LPGA Denies Ariya Jutanugarn's Q-School Petition 
Ariya Jutanugarn's petition to enter Q-school this year has been denied by the LPGA. Jutanagarn who is 16 years old, will turn 17 on November 23rd. The LPGA rule states that a player must turn 18 years old by January 1 to be eligible for the qualifying process.

The primary reason for filing this petition was that her sister Moriya Jutanugarn, 17 and turning 18 on July 28, is going to Q school and the younger sister wants to play along side her older sister.

"I feel sad because they tell me I'm too young," Jutanugarn said. "I think I have a chance to qualify at Q-school for the LPGA, I just want to try."

Lexi Thompson who filed at the same age as Ariya, was granted permission last year by the LPGA.
Lexi went on to win the first phase of Q-school by 10 shots. She then won the LPGA Navistar Classic, and was given her LPGA card by commissioner Michael Whan.

My Opinion:

Ariya is a very good player, already better than her older sister. In her two starts on the LPGA this year, she finished T12 at the Honda LPGA Thailand Championship, and T22 at the Kraft Nabisco Championship.
That said, I still agree with the decision. The LPGA will still be there for her a year from now.
Lexi Thompson was an exception to the rule, as she proved by setting a record in winning on the LPGA at 16 years old. If Ariya had won on the LPGA tour, then the commissioner would have been forced to do the same. 

Mostly Harmless: LPGA Denies Ariya Jutanugarn's Q-School Petition


----------



## Big Hobbit (Nov 2, 2010)

If, a) she's passed school leaving age, and b) she's good enough, it does appear a bit harsh.


----------



## 373 (Jun 9, 2006)

There was a 10 year old medalist at some ladies tournament last week.

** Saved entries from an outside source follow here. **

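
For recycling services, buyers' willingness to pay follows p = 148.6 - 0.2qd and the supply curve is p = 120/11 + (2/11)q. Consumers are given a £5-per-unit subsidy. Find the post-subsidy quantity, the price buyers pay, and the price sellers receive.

q' = 2616/7; buyers pay 517/7; sellers receive 552/7

Pre-subsidy: 148.6 - 0.2q = 120/11 + (2/11)q gives q* = 7573/21 and p* = 1606/21.
With the rebate, buyers effectively pay pb = ps − 5, where ps is the price sellers receive.
On the curves, pb = 148.6 - 0.2q and ps = 120/11 + (2/11)q; the wedge ps − pb = 5 gives 120/11 + (2/11)q − (148.6 - 0.2q) = 5, so q' = 2616/7.
Then pb = 148.6 − 0.2·(2616/7) = 517/7 and ps = 120/11 + (2/11)·(2616/7) = 552/7.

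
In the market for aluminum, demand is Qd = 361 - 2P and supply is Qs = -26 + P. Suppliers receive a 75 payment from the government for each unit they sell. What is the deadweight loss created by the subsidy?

Pre-subsidy: 361 - 2P = -26 + P gives P* = 129, Q* = 103.
With the subsidy, sellers receive Ps = Pb + 75 for each unit, where Pb is the price buyers pay.
Supply in terms of Pb becomes Qs = -26 + 1(Pb + 75) = 49 + Pb. Setting this equal to demand: 361 - 2Pb = 49 + Pb, so Pb = 104.
Sellers receive Ps = 104 + 75 = 179; Q' = 361 − 2·104 = 153.
The subsidy expands output by 153 − 103 = 50 past the efficient level; on those units the gap between marginal cost and willingness to pay runs from 0 up to 75.
DWL = ½ × 75 × 50 = 1875.

Deadweight loss = 1875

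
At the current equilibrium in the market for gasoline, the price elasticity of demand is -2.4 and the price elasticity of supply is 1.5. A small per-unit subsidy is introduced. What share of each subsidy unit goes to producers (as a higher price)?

Producer share = 8/13

For a small subsidy around the equilibrium, the benefit split depends on the relative slopes, which at a point are proportional to the elasticities.
Buyer share = εs/(εs + |εd|) = 1.5/(1.5 + 2.4) = 5/13; seller share = |εd|/(εs + |εd|) = 8/13.
So producers capture 8/13 of the subsidy.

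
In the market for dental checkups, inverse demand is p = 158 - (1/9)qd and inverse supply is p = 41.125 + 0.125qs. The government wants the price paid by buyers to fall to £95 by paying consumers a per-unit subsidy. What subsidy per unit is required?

Required subsidy s = £17 per unit

At a buyer price of 95, quantity demanded is 1422 − 9·95 = 567.
Sellers supply 567 only when they receive ps = 41.125 + 0.125·567 = 112.
s = ps − pb = 112 − 95 = 17.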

I wonder if the LPGA is simply afraid that if they allow players who have not even finished high school ont ot he tour, those kids aren't going to have the maturity to deal with life on the road, much less demeanor in front of fans who pay to see them play?

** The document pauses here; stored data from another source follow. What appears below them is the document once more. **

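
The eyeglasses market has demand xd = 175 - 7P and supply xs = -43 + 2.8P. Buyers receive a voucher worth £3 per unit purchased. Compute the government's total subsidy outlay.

Government cost = 531/7

Pre-subsidy: 175 - 7P = -43 + 2.8P gives P* = 1090/49, x* = 135/7.
With the rebate, buyers effectively pay Pb = Ps − 3, where Ps is the price sellers receive.
Demand in terms of Ps becomes xd = 175 − 7(Ps − 3) = 196 - 7Ps. Setting this equal to supply: 196 - 7Ps = -43 + 2.8Ps, so Ps = 1195/49.
Buyers pay Pb = 1195/49 − 3 = 1048/49; x' = -43 + 2.8·(1195/49) = 177/7.
Government outlay = subsidy × quantity = 3 × 177/7 = 531/7.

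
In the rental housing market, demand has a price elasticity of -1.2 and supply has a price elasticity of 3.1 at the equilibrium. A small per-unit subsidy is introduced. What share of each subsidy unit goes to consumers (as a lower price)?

Consumer share = 31/43

For a small subsidy around the equilibrium, the benefit split depends on the relative slopes, which at a point are proportional to the elasticities.
Buyer share = εs/(εs + |εd|) = 3.1/(3.1 + 1.2) = 31/43; seller share = |εd|/(εs + |εd|) = 12/43.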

Organized professional sports needs to set themselves up in a way that promotes kids continuing their educations. The NBA has a hardship clause. I don't know if other sports do. What other reason could even come close to that to convince a team in particular and a league in general that such young kids should turn pro?


----------



## FrogsHair (Mar 4, 2010)

I don't follow the LPGA that much. From what I have gathered, this league needs help with sponsors, TV money, and tournament attendance. Setting up an age limit, which would include finishing at least high school seems like a good idea. The age limit could be construed by some legal eagle as discriminatory. So what would the LPGA do if a player had a better game than most of their current players, was 14 years old, and had a high school equivalency diploma?

I picked 14 years old as I have a grand daughter who just passed her GED, and could start college next year if she wanted. She did it as funny gag for her parents. She plans to finish middle school, and then high school the old fashion way. She does not golf, but can pitch a mean,55mph softball. :thumbsup: 

I watched part of one of the LPGA tournaments the other day and got a big kick out of watching that young Thompson girl play. She was not winning but was playing better than most of the other (older) ladies.

I would have to say make room for some of these younger player when ever possible, in an unofficial way. Let them play, and show off their games, with out being a perceived threat to others who are registered LPGA members.


----------



## broken tee (Jan 13, 2008)

How was Michell Wie able to qualify at age 16?


----------



## FrogsHair (Mar 4, 2010)

Nike Money, looks, and sponsors' monies would be my guess. Mostly the money part. I would like to see her compete on the "Big Break"....lol


broken tee said:


> How was Michell Wie able to qualify at age 16?


----------